Arrivate al derby dopo un successo più facile del previsto contro Fucecchio…
“Ritenevamo la partita molto difficile, perché Fucecchio è una squadra costruita per stare al vertice e lottare per la promozione. Questo ci ha fatto finalmente entrare in campo con grande aggressività sin dall’inizio, a differenza di altre partite nelle quali eravamo usciti invece alla distanza: abbiamo preso subito un buon margine, nel terzo e quarto periodo la fisicità dei nostri avversari si è fatta sentire ma abbiamo retto bene in difesa e portato a casa i due punti. Dobbiamo essere onesti e dire che il periodo di stop prolungato ha senza dubbio penalizzato Fucecchio, però siamo molto contenti del nostro approccio iniziale e di quanto ha influito sulla gara”.
Che partita si attende contro la Mens Sana?
“Affrontiamo una corazzata, una squadra al top della forma costruita per far bene, con giocatori esperti in termini di età e di militanza in categorie superiori e giovani che, se paragonati ai nostri, hanno senza dubbio un vissuto cestistico di più alto livello. La Mens Sana è molto ben allenata, in più ha dalla sua l’entusiasmo per le dieci vittorie: da parte nostra c’è grande rispetto, proveremo comunque a fare meglio possibile, magari cercando di toccare qualche punto debole che i nostri avversari possono avere. Un derby è sempre una partita che può sfuggire alla logica e ai pronostici”.
È previsto un pubblico fuori categoria per la serie C. In termini di pressione, cosa può significare?

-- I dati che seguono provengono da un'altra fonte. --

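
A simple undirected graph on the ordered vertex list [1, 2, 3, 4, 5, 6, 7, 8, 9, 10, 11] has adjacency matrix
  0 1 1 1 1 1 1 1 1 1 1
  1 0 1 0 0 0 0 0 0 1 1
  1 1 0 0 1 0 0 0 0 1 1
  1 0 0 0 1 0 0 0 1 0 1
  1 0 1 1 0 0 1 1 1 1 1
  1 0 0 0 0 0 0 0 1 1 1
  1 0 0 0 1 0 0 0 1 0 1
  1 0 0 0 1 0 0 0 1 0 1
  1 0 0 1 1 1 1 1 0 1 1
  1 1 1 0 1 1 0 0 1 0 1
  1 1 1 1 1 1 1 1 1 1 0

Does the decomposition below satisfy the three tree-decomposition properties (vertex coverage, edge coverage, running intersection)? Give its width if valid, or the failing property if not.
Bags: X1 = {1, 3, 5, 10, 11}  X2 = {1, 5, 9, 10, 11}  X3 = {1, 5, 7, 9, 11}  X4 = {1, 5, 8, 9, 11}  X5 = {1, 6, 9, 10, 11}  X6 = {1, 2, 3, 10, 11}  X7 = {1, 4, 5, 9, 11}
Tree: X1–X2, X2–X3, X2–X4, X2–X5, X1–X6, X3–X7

Every vertex of G appears in some bag (union = {1, 2, 3, 4, 5, 6, 7, 8, 9, 10, 11}); every edge is covered by a bag; and for each vertex v the set of bags containing v is connected in the bag tree. The decomposition is therefore valid. The largest bag has 5 vertices, so the width is 4.

Yes; width 4.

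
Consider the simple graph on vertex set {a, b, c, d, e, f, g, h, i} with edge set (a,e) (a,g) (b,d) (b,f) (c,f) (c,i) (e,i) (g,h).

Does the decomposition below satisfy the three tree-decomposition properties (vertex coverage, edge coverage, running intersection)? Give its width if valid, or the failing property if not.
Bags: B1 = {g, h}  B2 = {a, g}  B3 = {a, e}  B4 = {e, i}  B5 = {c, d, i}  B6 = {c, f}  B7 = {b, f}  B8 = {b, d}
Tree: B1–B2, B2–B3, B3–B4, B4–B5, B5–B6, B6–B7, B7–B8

A tree decomposition must satisfy three properties: every vertex lies in some bag; for every edge, both endpoints lie together in some bag; and for every vertex, the bags containing it form a connected subtree. Here bags containing vertex d are not connected in the tree, so the decomposition is invalid.

No — bags containing vertex d are not connected in the tree.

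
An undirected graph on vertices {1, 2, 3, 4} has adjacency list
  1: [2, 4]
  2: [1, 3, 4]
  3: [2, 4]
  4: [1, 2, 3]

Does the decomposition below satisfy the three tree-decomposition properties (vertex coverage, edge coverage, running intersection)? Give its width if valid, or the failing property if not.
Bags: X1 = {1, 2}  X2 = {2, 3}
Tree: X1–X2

A tree decomposition must satisfy three properties: every vertex lies in some bag; for every edge, both endpoints lie together in some bag; and for every vertex, the bags containing it form a connected subtree. Here vertex 4 appears in no bag, so the decomposition is invalid.

No — vertex 4 appears in no bag.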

“Parto dal presupposto che partite come questa facciano bene alla città e a tutto il movimento senese, mi auguro che tanta gente sia richiamata al palasport dall’evento e dallo spettacolo, oltre che dalla fede cestistica. Sappiamo che il tifo della Mens Sana sarà molto numeroso e farà la sua parte: questo può rappresentare un motivo di stress per chi, come noi, non è abituato a scendere in campo in simili condizioni, ma arrivare a competere in un contesto del genere deve essere anche un fattore di soddisfazione, di orgoglio, insomma deve darci entusiasmo”.
Lei è uno dei tanti ex di questa sfida. Che ricordi ha degli anni trascorsi alla Mens Sana?
“Sono ricordi bellissimi, in biancoverde ho conosciuto persone importanti per la mia crescita come Mecacci, Papi, Cini, Catalani e Armellini, in certi frangenti anche Griccioli, seppur io fossi impegnato con i giovani e non con la prima squadra. Non era più la società dei grandi successi, ma in quei tre anni ho comunque compreso l’essenza del sistema Mens Sana e respirato l’atmosfera particolare che caratterizza il lavoro nel club: vado fiero di quel periodo, mi ha permesso di lavorare, adesso, con una mentalità diversa e mi ha insegnato a pensare positivo”.